JC Parets confirmed that this line of thought is appropriate.
“When you look at IT breaking out to new highs, that relative strength has a positive momentum. These are the leaders. When you look at Bank Nifty, it does not look that right. These are underperforming and showing relative weakness and a negative momentum. This is not just in India, bank stocks are some of the worst stocks in the world including in Europe and the United States. IT is what we want to stick with,” he said.
It is also implied that today’s underperformers, namely the Banking stocks, will be tomorrow’s outperformers.
Top stocks to buy
JC Parets gave a clean chit to Asian Paints, the consumer behemoth stock.
“Asian Paints is a stock that we have liked for a long time. It continues to work.

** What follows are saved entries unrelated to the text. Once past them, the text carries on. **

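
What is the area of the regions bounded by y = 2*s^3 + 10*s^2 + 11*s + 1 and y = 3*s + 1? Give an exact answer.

71/3

Set the curves equal: 2*s^3 + 10*s^2 + 11*s + 1 = 3*s + 1, so 2*s^3 + 10*s^2 + 8*s = 0, which factors as 2*s*(s + 1)*(s + 4) = 0. The curves meet at s = -4, -1, 0.
On [-4, -1], y = 2*s^3 + 10*s^2 + 11*s + 1 is on top; that piece has area ∫[-4,-1] (2*s^3 + 10*s^2 + 8*s) ds = 45/2.
On [-1, 0], y = 3*s + 1 is on top; that piece has area ∫[-1,0] (-(2*s^3 + 10*s^2 + 8*s)) ds = 7/6.
Total enclosed area = 45/2 + 7/6 = 71/3.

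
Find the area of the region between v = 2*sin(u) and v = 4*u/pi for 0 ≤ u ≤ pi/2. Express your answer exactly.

On [0, pi/2], (2*sin(u)) - (4*u/pi) = -4*u/pi + 2*sin(u) is ≥ 0 throughout, so the area is a single integral of |-4*u/pi + 2*sin(u)|.
∫[0,pi/2] (-4*u/pi + 2*sin(u)) du = 2 - pi/2.

2 - pi/2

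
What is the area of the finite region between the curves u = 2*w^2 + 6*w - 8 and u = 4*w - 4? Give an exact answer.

Both boundary curves give u as a function of w, so integrate with respect to w. Setting them equal: 2*w^2 + 2*w - 4 = 0, i.e. 2*(w - 1)*(w + 2) = 0, so they meet at w = -2, 1.
For w in [-2, 1], u = 2*w^2 + 6*w - 8 is on the left; area = ∫[-2,1] (-(2*w^2 + 2*w - 4)) dw = 9.

9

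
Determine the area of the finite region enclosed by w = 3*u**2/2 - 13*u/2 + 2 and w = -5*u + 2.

Set the curves equal: 3*u**2/2 - 13*u/2 + 2 = -5*u + 2, so 3*u**2/2 - 3*u/2 = 0, which factors as 3*u*(u - 1)/2 = 0. The curves meet at u = 0, 1.
On [0, 1], w = -5*u + 2 is on top; that piece has area ∫[0,1] (-(3*u**2/2 - 3*u/2)) du = 1/4.

1/4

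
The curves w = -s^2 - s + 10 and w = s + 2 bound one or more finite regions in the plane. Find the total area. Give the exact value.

Set the curves equal: -s^2 - s + 10 = s + 2, so -s^2 - 2*s + 8 = 0, which factors as -(s - 2)*(s + 4) = 0. The curves meet at s = -4, 2.
On [-4, 2], w = -s^2 - s + 10 is on top; that piece has area ∫[-4,2] (-s^2 - 2*s + 8) ds = 36.

36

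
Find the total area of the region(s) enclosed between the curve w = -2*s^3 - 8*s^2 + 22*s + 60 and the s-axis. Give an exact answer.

863/3

The curve meets the s-axis where -2*s^3 - 8*s^2 + 22*s + 60 = 0, i.e. -2*(s - 3)*(s + 2)*(s + 5) = 0, at s = -5, -2, 3.
On [-5, -2] the curve lies below the axis; ∫[-5,-2] (-2*s^3 - 8*s^2 + 22*s + 60) ds = -117/2, giving area 117/2.
On [-2, 3] the curve lies above the axis; ∫[-2,3] (-2*s^3 - 8*s^2 + 22*s + 60) ds = 1375/6, giving area 1375/6.
Total area = 117/2 + 1375/6 = 863/3.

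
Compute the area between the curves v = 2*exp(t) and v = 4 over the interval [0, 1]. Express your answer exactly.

-10 + 2*exp(1) + 8*log(2)

The difference (2*exp(t)) - (4) = 2*exp(t) - 4 changes sign at t = log(2) inside [0, 1], so split the integral there.
∫[0,log(2)] (2*exp(t) - 4) dt = 2 - log(16); the area of that piece is -2 + log(16).
∫[log(2),1] (2*exp(t) - 4) dt = -8 + 4*log(2) + 2*exp(1).
Total area = (-2 + log(16)) + (-8 + 4*log(2) + 2*exp(1)) = -10 + 2*exp(1) + 8*log(2).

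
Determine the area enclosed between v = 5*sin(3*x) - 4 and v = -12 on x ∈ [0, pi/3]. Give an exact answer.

10/3 + 8*pi/3

On [0, pi/3], (5*sin(3*x) - 4) - (-12) = 5*sin(3*x) + 8 is ≥ 0 throughout, so the area is a single integral of |5*sin(3*x) + 8|.
∫[0,pi/3] (5*sin(3*x) + 8) dx = 10/3 + 8*pi/3.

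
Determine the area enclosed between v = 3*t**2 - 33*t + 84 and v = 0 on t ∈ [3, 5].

The difference (3*t**2 - 33*t + 84) - (0) = 3*t**2 - 33*t + 84 changes sign at t = 4 inside [3, 5], so split the integral there.
∫[3,4] (3*t**2 - 33*t + 84) dt = 11/2.
∫[4,5] (3*t**2 - 33*t + 84) dt = -7/2; the area of that piece is 7/2.
Total area = 11/2 + 7/2 = 9.

9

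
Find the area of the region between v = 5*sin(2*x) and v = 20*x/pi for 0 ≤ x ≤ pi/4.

5/2 - 5*pi/8

On [0, pi/4], (5*sin(2*x)) - (20*x/pi) = -20*x/pi + 5*sin(2*x) is ≥ 0 throughout, so the area is a single integral of |-20*x/pi + 5*sin(2*x)|.
∫[0,pi/4] (-20*x/pi + 5*sin(2*x)) dx = 5/2 - 5*pi/8.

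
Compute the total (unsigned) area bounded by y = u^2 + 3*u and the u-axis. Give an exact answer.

9/2

The curve meets the u-axis where u^2 + 3*u = 0, i.e. u*(u + 3) = 0, at u = -3, 0.
On [-3, 0] the curve lies below the axis; ∫[-3,0] (u^2 + 3*u) du = -9/2, giving area 9/2.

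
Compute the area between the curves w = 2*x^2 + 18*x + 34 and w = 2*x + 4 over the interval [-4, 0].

112/3

The difference (2*x^2 + 18*x + 34) - (2*x + 4) = 2*x^2 + 16*x + 30 changes sign at x = -3 inside [-4, 0], so split the integral there.
∫[-4,-3] (2*x^2 + 16*x + 30) dx = -4/3; the area of that piece is 4/3.
∫[-3,0] (2*x^2 + 16*x + 30) dx = 36.
Total area = 4/3 + 36 = 112/3.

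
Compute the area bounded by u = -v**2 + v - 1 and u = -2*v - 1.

Both boundary curves give u as a function of v, so integrate with respect to v. Setting them equal: -v**2 + 3*v = 0, i.e. -v*(v - 3) = 0, so they meet at v = 0, 3.
For v in [0, 3], u = -v**2 + v - 1 is on the right; area = ∫[0,3] (-v**2 + 3*v) dv = 9/2.

9/2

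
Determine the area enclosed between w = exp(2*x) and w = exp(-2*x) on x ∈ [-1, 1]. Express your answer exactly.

The difference (exp(2*x)) - (exp(-2*x)) = exp(2*x) - exp(-2*x) changes sign at x = 0 inside [-1, 1], so split the integral there.
∫[-1,0] (exp(2*x) - exp(-2*x)) dx = -exp(2)/2 - exp(-2)/2 + 1; the area of that piece is -1 + exp(-2)/2 + exp(2)/2.
∫[0,1] (exp(2*x) - exp(-2*x)) dx = -1 + exp(-2)/2 + exp(2)/2.
Total area = (-1 + exp(-2)/2 + exp(2)/2) + (-1 + exp(-2)/2 + exp(2)/2) = -2 + exp(-2) + exp(2).

-2 + exp(-2) + exp(2)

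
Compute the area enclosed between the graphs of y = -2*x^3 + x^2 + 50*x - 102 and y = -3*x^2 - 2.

Set the curves equal: -2*x^3 + x^2 + 50*x - 102 = -3*x^2 - 2, so -2*x^3 + 4*x^2 + 50*x - 100 = 0, which factors as -2*(x - 5)*(x - 2)*(x + 5) = 0. The curves meet at x = -5, 2, 5.
On [-5, 2], y = -3*x^2 - 2 is on top; that piece has area ∫[-5,2] (-(-2*x^3 + 4*x^2 + 50*x - 100)) dx = 4459/6.
On [2, 5], y = -2*x^3 + x^2 + 50*x - 102 is on top; that piece has area ∫[2,5] (-2*x^3 + 4*x^2 + 50*x - 100) dx = 153/2.
Total enclosed area = 4459/6 + 153/2 = 2459/3.

2459/3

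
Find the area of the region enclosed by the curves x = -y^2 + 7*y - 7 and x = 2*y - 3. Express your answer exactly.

9/2

Both boundary curves give x as a function of y, so integrate with respect to y. Setting them equal: -y^2 + 5*y - 4 = 0, i.e. -(y - 4)*(y - 1) = 0, so they meet at y = 1, 4.
For y in [1, 4], x = -y^2 + 7*y - 7 is on the right; area = ∫[1,4] (-y^2 + 5*y - 4) dy = 9/2.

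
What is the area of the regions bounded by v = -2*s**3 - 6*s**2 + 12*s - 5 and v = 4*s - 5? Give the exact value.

131/2

Set the curves equal: -2*s**3 - 6*s**2 + 12*s - 5 = 4*s - 5, so -2*s**3 - 6*s**2 + 8*s = 0, which factors as -2*s*(s - 1)*(s + 4) = 0. The curves meet at s = -4, 0, 1.
On [-4, 0], v = 4*s - 5 is on top; that piece has area ∫[-4,0] (-(-2*s**3 - 6*s**2 + 8*s)) ds = 64.
On [0, 1], v = -2*s**3 - 6*s**2 + 12*s - 5 is on top; that piece has area ∫[0,1] (-2*s**3 - 6*s**2 + 8*s) ds = 3/2.
Total enclosed area = 64 + 3/2 = 131/2.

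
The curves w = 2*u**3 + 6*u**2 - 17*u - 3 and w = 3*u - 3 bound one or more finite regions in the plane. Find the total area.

407/2

Set the curves equal: 2*u**3 + 6*u**2 - 17*u - 3 = 3*u - 3, so 2*u**3 + 6*u**2 - 20*u = 0, which factors as 2*u*(u - 2)*(u + 5) = 0. The curves meet at u = -5, 0, 2.
On [-5, 0], w = 2*u**3 + 6*u**2 - 17*u - 3 is on top; that piece has area ∫[-5,0] (2*u**3 + 6*u**2 - 20*u) du = 375/2.
On [0, 2], w = 3*u - 3 is on top; that piece has area ∫[0,2] (-(2*u**3 + 6*u**2 - 20*u)) du = 16.
Total enclosed area = 375/2 + 16 = 407/2.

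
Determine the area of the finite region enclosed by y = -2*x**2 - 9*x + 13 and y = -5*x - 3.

Set the curves equal: -2*x**2 - 9*x + 13 = -5*x - 3, so -2*x**2 - 4*x + 16 = 0, which factors as -2*(x - 2)*(x + 4) = 0. The curves meet at x = -4, 2.
On [-4, 2], y = -2*x**2 - 9*x + 13 is on top; that piece has area ∫[-4,2] (-2*x**2 - 4*x + 16) dx = 72.

72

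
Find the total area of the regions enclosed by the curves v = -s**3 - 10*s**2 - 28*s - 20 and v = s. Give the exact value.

Set the curves equal: -s**3 - 10*s**2 - 28*s - 20 = s, so -s**3 - 10*s**2 - 29*s - 20 = 0, which factors as -(s + 1)*(s + 4)*(s + 5) = 0. The curves meet at s = -5, -4, -1.
On [-5, -4], v = s is on top; that piece has area ∫[-5,-4] (-(-s**3 - 10*s**2 - 29*s - 20)) ds = 7/12.
On [-4, -1], v = -s**3 - 10*s**2 - 28*s - 20 is on top; that piece has area ∫[-4,-1] (-s**3 - 10*s**2 - 29*s - 20) ds = 45/4.
Total enclosed area = 7/12 + 45/4 = 71/6.

71/6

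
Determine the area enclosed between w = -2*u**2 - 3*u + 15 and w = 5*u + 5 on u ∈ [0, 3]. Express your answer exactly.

The difference (-2*u**2 - 3*u + 15) - (5*u + 5) = -2*u**2 - 8*u + 10 changes sign at u = 1 inside [0, 3], so split the integral there.
∫[0,1] (-2*u**2 - 8*u + 10) du = 16/3.
∫[1,3] (-2*u**2 - 8*u + 10) du = -88/3; the area of that piece is 88/3.
Total area = 16/3 + 88/3 = 104/3.

104/3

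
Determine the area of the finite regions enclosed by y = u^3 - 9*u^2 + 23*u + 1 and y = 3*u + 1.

Set the curves equal: u^3 - 9*u^2 + 23*u + 1 = 3*u + 1, so u^3 - 9*u^2 + 20*u = 0, which factors as u*(u - 5)*(u - 4) = 0. The curves meet at u = 0, 4, 5.
On [0, 4], y = u^3 - 9*u^2 + 23*u + 1 is on top; that piece has area ∫[0,4] (u^3 - 9*u^2 + 20*u) du = 32.
On [4, 5], y = 3*u + 1 is on top; that piece has area ∫[4,5] (-(u^3 - 9*u^2 + 20*u)) du = 3/4.
Total enclosed area = 32 + 3/4 = 131/4.

131/4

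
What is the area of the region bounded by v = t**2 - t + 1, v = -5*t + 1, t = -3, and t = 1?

34/3

The difference (t**2 - t + 1) - (-5*t + 1) = t**2 + 4*t changes sign at t = 0 inside [-3, 1], so split the integral there.
∫[-3,0] (t**2 + 4*t) dt = -9; the area of that piece is 9.
∫[0,1] (t**2 + 4*t) dt = 7/3.
Total area = 9 + 7/3 = 34/3.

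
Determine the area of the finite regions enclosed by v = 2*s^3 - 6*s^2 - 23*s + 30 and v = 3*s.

Set the curves equal: 2*s^3 - 6*s^2 - 23*s + 30 = 3*s, so 2*s^3 - 6*s^2 - 26*s + 30 = 0, which factors as 2*(s - 5)*(s - 1)*(s + 3) = 0. The curves meet at s = -3, 1, 5.
On [-3, 1], v = 2*s^3 - 6*s^2 - 23*s + 30 is on top; that piece has area ∫[-3,1] (2*s^3 - 6*s^2 - 26*s + 30) ds = 128.
On [1, 5], v = 3*s is on top; that piece has area ∫[1,5] (-(2*s^3 - 6*s^2 - 26*s + 30)) ds = 128.
Total enclosed area = 128 + 128 = 256.

256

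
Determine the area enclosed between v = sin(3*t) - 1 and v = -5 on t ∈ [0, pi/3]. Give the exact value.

2/3 + 4*pi/3

On [0, pi/3], (sin(3*t) - 1) - (-5) = sin(3*t) + 4 is ≥ 0 throughout, so the area is a single integral of |sin(3*t) + 4|.
∫[0,pi/3] (sin(3*t) + 4) dt = 2/3 + 4*pi/3.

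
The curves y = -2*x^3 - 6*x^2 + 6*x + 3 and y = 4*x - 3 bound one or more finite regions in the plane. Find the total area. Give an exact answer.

16

Set the curves equal: -2*x^3 - 6*x^2 + 6*x + 3 = 4*x - 3, so -2*x^3 - 6*x^2 + 2*x + 6 = 0, which factors as -2*(x - 1)*(x + 1)*(x + 3) = 0. The curves meet at x = -3, -1, 1.
On [-3, -1], y = 4*x - 3 is on top; that piece has area ∫[-3,-1] (-(-2*x^3 - 6*x^2 + 2*x + 6)) dx = 8.
On [-1, 1], y = -2*x^3 - 6*x^2 + 6*x + 3 is on top; that piece has area ∫[-1,1] (-2*x^3 - 6*x^2 + 2*x + 6) dx = 8.
Total enclosed area = 8 + 8 = 16.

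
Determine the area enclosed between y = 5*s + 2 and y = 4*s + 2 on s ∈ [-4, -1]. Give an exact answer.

On [-4, -1], (5*s + 2) - (4*s + 2) = s is ≤ 0 throughout, so the area is a single integral of |s|.
∫[-4,-1] (s) ds = -15/2; the area of that piece is 15/2.

15/2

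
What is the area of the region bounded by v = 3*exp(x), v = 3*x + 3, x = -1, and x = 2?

On [-1, 2], (3*exp(x)) - (3*x + 3) = -3*x + 3*exp(x) - 3 is ≥ 0 throughout, so the area is a single integral of |-3*x + 3*exp(x) - 3|.
∫[-1,2] (-3*x + 3*exp(x) - 3) dx = -27/2 - 3*exp(-1) + 3*exp(2).

-27/2 - 3*exp(-1) + 3*exp(2)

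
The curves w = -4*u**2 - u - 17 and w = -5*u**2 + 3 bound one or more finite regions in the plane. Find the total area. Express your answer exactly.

Set the curves equal: -4*u**2 - u - 17 = -5*u**2 + 3, so u**2 - u - 20 = 0, which factors as (u - 5)*(u + 4) = 0. The curves meet at u = -4, 5.
On [-4, 5], w = -5*u**2 + 3 is on top; that piece has area ∫[-4,5] (-(u**2 - u - 20)) du = 243/2.

243/2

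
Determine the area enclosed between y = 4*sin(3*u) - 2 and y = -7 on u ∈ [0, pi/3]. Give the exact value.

On [0, pi/3], (4*sin(3*u) - 2) - (-7) = 4*sin(3*u) + 5 is ≥ 0 throughout, so the area is a single integral of |4*sin(3*u) + 5|.
∫[0,pi/3] (4*sin(3*u) + 5) du = 8/3 + 5*pi/3.

8/3 + 5*pi/3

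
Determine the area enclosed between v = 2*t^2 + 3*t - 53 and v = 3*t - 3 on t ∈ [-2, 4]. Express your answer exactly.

252

On [-2, 4], (2*t^2 + 3*t - 53) - (3*t - 3) = 2*t^2 - 50 is ≤ 0 throughout, so the area is a single integral of |2*t^2 - 50|.
∫[-2,4] (2*t^2 - 50) dt = -252; the area of that piece is 252.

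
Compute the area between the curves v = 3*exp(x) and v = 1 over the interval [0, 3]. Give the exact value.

-6 + 3*exp(3)

On [0, 3], (3*exp(x)) - (1) = 3*exp(x) - 1 is ≥ 0 throughout, so the area is a single integral of |3*exp(x) - 1|.
∫[0,3] (3*exp(x) - 1) dx = -6 + 3*exp(3).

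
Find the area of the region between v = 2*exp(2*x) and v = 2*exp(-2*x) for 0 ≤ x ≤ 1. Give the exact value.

-2 + exp(-2) + exp(2)

On [0, 1], (2*exp(2*x)) - (2*exp(-2*x)) = 2*exp(2*x) - 2*exp(-2*x) is ≥ 0 throughout, so the area is a single integral of |2*exp(2*x) - 2*exp(-2*x)|.
∫[0,1] (2*exp(2*x) - 2*exp(-2*x)) dx = -2 + exp(-2) + exp(2).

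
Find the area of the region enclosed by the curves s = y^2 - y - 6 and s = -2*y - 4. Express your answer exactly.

9/2

Both boundary curves give s as a function of y, so integrate with respect to y. Setting them equal: y^2 + y - 2 = 0, i.e. (y - 1)*(y + 2) = 0, so they meet at y = -2, 1.
For y in [-2, 1], s = y^2 - y - 6 is on the left; area = ∫[-2,1] (-(y^2 + y - 2)) dy = 9/2.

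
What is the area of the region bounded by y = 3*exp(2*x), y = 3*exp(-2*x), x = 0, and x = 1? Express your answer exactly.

-3 + 3*exp(-2)/2 + 3*exp(2)/2

On [0, 1], (3*exp(2*x)) - (3*exp(-2*x)) = 3*exp(2*x) - 3*exp(-2*x) is ≥ 0 throughout, so the area is a single integral of |3*exp(2*x) - 3*exp(-2*x)|.
∫[0,1] (3*exp(2*x) - 3*exp(-2*x)) dx = -3 + 3*exp(-2)/2 + 3*exp(2)/2.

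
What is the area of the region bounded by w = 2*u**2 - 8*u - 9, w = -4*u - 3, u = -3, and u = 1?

The difference (2*u**2 - 8*u - 9) - (-4*u - 3) = 2*u**2 - 4*u - 6 changes sign at u = -1 inside [-3, 1], so split the integral there.
∫[-3,-1] (2*u**2 - 4*u - 6) du = 64/3.
∫[-1,1] (2*u**2 - 4*u - 6) du = -32/3; the area of that piece is 32/3.
Total area = 64/3 + 32/3 = 32.

32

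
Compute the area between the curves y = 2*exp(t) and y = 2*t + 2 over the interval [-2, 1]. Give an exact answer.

-3 - 2*exp(-2) + 2*exp(1)

On [-2, 1], (2*exp(t)) - (2*t + 2) = -2*t + 2*exp(t) - 2 is ≥ 0 throughout, so the area is a single integral of |-2*t + 2*exp(t) - 2|.
∫[-2,1] (-2*t + 2*exp(t) - 2) dt = -3 - 2*exp(-2) + 2*exp(1).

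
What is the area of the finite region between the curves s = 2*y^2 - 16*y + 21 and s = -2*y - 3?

Both boundary curves give s as a function of y, so integrate with respect to y. Setting them equal: 2*y^2 - 14*y + 24 = 0, i.e. 2*(y - 4)*(y - 3) = 0, so they meet at y = 3, 4.
For y in [3, 4], s = 2*y^2 - 16*y + 21 is on the left; area = ∫[3,4] (-(2*y^2 - 14*y + 24)) dy = 1/3.

1/3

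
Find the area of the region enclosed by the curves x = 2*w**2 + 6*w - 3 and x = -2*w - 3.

Both boundary curves give x as a function of w, so integrate with respect to w. Setting them equal: 2*w**2 + 8*w = 0, i.e. 2*w*(w + 4) = 0, so they meet at w = -4, 0.
For w in [-4, 0], x = 2*w**2 + 6*w - 3 is on the left; area = ∫[-4,0] (-(2*w**2 + 8*w)) dw = 64/3.

64/3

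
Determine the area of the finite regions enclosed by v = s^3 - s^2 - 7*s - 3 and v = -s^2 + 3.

Set the curves equal: s^3 - s^2 - 7*s - 3 = -s^2 + 3, so s^3 - 7*s - 6 = 0, which factors as (s - 3)*(s + 1)*(s + 2) = 0. The curves meet at s = -2, -1, 3.
On [-2, -1], v = s^3 - s^2 - 7*s - 3 is on top; that piece has area ∫[-2,-1] (s^3 - 7*s - 6) ds = 3/4.
On [-1, 3], v = -s^2 + 3 is on top; that piece has area ∫[-1,3] (-(s^3 - 7*s - 6)) ds = 32.
Total enclosed area = 3/4 + 32 = 131/4.

131/4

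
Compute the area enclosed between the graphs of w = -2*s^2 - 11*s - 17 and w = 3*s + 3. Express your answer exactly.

9

Set the curves equal: -2*s^2 - 11*s - 17 = 3*s + 3, so -2*s^2 - 14*s - 20 = 0, which factors as -2*(s + 2)*(s + 5) = 0. The curves meet at s = -5, -2.
On [-5, -2], w = -2*s^2 - 11*s - 17 is on top; that piece has area ∫[-5,-2] (-2*s^2 - 14*s - 20) ds = 9.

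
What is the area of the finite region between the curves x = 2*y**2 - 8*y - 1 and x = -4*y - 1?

Both boundary curves give x as a function of y, so integrate with respect to y. Setting them equal: 2*y**2 - 4*y = 0, i.e. 2*y*(y - 2) = 0, so they meet at y = 0, 2.
For y in [0, 2], x = 2*y**2 - 8*y - 1 is on the left; area = ∫[0,2] (-(2*y**2 - 4*y)) dy = 8/3.

8/3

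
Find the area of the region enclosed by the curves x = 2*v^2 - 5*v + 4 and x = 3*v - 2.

8/3

Both boundary curves give x as a function of v, so integrate with respect to v. Setting them equal: 2*v^2 - 8*v + 6 = 0, i.e. 2*(v - 3)*(v - 1) = 0, so they meet at v = 1, 3.
For v in [1, 3], x = 2*v^2 - 5*v + 4 is on the left; area = ∫[1,3] (-(2*v^2 - 8*v + 6)) dv = 8/3.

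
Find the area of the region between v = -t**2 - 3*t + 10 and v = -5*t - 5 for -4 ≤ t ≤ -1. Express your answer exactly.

53/3

The difference (-t**2 - 3*t + 10) - (-5*t - 5) = -t**2 + 2*t + 15 changes sign at t = -3 inside [-4, -1], so split the integral there.
∫[-4,-3] (-t**2 + 2*t + 15) dt = -13/3; the area of that piece is 13/3.
∫[-3,-1] (-t**2 + 2*t + 15) dt = 40/3.
Total area = 13/3 + 40/3 = 53/3.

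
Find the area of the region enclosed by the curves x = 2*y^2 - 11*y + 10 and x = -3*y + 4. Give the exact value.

8/3

Both boundary curves give x as a function of y, so integrate with respect to y. Setting them equal: 2*y^2 - 8*y + 6 = 0, i.e. 2*(y - 3)*(y - 1) = 0, so they meet at y = 1, 3.
For y in [1, 3], x = 2*y^2 - 11*y + 10 is on the left; area = ∫[1,3] (-(2*y^2 - 8*y + 6)) dy = 8/3.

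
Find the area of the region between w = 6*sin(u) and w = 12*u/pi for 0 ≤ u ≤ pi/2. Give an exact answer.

6 - 3*pi/2

On [0, pi/2], (6*sin(u)) - (12*u/pi) = -12*u/pi + 6*sin(u) is ≥ 0 throughout, so the area is a single integral of |-12*u/pi + 6*sin(u)|.
∫[0,pi/2] (-12*u/pi + 6*sin(u)) du = 6 - 3*pi/2.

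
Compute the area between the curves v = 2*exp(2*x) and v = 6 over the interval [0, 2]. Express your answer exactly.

-17 + 6*log(3) + exp(4)

The difference (2*exp(2*x)) - (6) = 2*exp(2*x) - 6 changes sign at x = log(3)/2 inside [0, 2], so split the integral there.
∫[0,log(3)/2] (2*exp(2*x) - 6) dx = 2 - log(27); the area of that piece is -2 + log(27).
∫[log(3)/2,2] (2*exp(2*x) - 6) dx = -15 + 3*log(3) + exp(4).
Total area = (-2 + log(27)) + (-15 + 3*log(3) + exp(4)) = -17 + 6*log(3) + exp(4).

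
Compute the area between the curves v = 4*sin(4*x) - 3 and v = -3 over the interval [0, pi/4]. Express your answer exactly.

2

On [0, pi/4], (4*sin(4*x) - 3) - (-3) = 4*sin(4*x) is ≥ 0 throughout, so the area is a single integral of |4*sin(4*x)|.
∫[0,pi/4] (4*sin(4*x)) dx = 2.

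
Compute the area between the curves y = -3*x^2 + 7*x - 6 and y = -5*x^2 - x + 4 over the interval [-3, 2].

The difference (-3*x^2 + 7*x - 6) - (-5*x^2 - x + 4) = 2*x^2 + 8*x - 10 changes sign at x = 1 inside [-3, 2], so split the integral there.
∫[-3,1] (2*x^2 + 8*x - 10) dx = -160/3; the area of that piece is 160/3.
∫[1,2] (2*x^2 + 8*x - 10) dx = 20/3.
Total area = 160/3 + 20/3 = 60.

60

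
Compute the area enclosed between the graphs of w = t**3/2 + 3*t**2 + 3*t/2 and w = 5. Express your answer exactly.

Set the curves equal: t**3/2 + 3*t**2 + 3*t/2 = 5, so t**3/2 + 3*t**2 + 3*t/2 - 5 = 0, which factors as (t - 1)*(t + 2)*(t + 5)/2 = 0. The curves meet at t = -5, -2, 1.
On [-5, -2], w = t**3/2 + 3*t**2 + 3*t/2 is on top; that piece has area ∫[-5,-2] (t**3/2 + 3*t**2 + 3*t/2 - 5) dt = 81/8.
On [-2, 1], w = 5 is on top; that piece has area ∫[-2,1] (-(t**3/2 + 3*t**2 + 3*t/2 - 5)) dt = 81/8.
Total enclosed area = 81/8 + 81/8 = 81/4.

81/4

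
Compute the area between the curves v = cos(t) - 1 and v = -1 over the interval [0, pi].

The difference (cos(t) - 1) - (-1) = cos(t) changes sign at t = pi/2 inside [0, pi], so split the integral there.
∫[0,pi/2] (cos(t)) dt = 1.
∫[pi/2,pi] (cos(t)) dt = -1; the area of that piece is 1.
Total area = 1 + 1 = 2.

2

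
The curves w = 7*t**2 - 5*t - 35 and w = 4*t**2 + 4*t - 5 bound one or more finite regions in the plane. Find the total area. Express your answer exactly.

343/2

Set the curves equal: 7*t**2 - 5*t - 35 = 4*t**2 + 4*t - 5, so 3*t**2 - 9*t - 30 = 0, which factors as 3*(t - 5)*(t + 2) = 0. The curves meet at t = -2, 5.
On [-2, 5], w = 4*t**2 + 4*t - 5 is on top; that piece has area ∫[-2,5] (-(3*t**2 - 9*t - 30)) dt = 343/2.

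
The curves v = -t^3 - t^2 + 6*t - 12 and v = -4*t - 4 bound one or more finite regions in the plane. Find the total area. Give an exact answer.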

For me, Rs 1,900 is the level. If we are above Rs 1,900 in Asian Paints I like it long. I think we will go close to Rs 2,600 there. There is one name that is showing positive momentum and relative strength and that is Asian Paints.”
It is implied that other stocks of the same pedigree as Asian Paints, namely Nestle, Pidilite, TCS, Infy, Dr Reddy, etc will all deliver humungous gains.
Reliance Industries, which has a mammoth 14% weight in the Nifty, will also obviously have to form a part of our portfolios as well!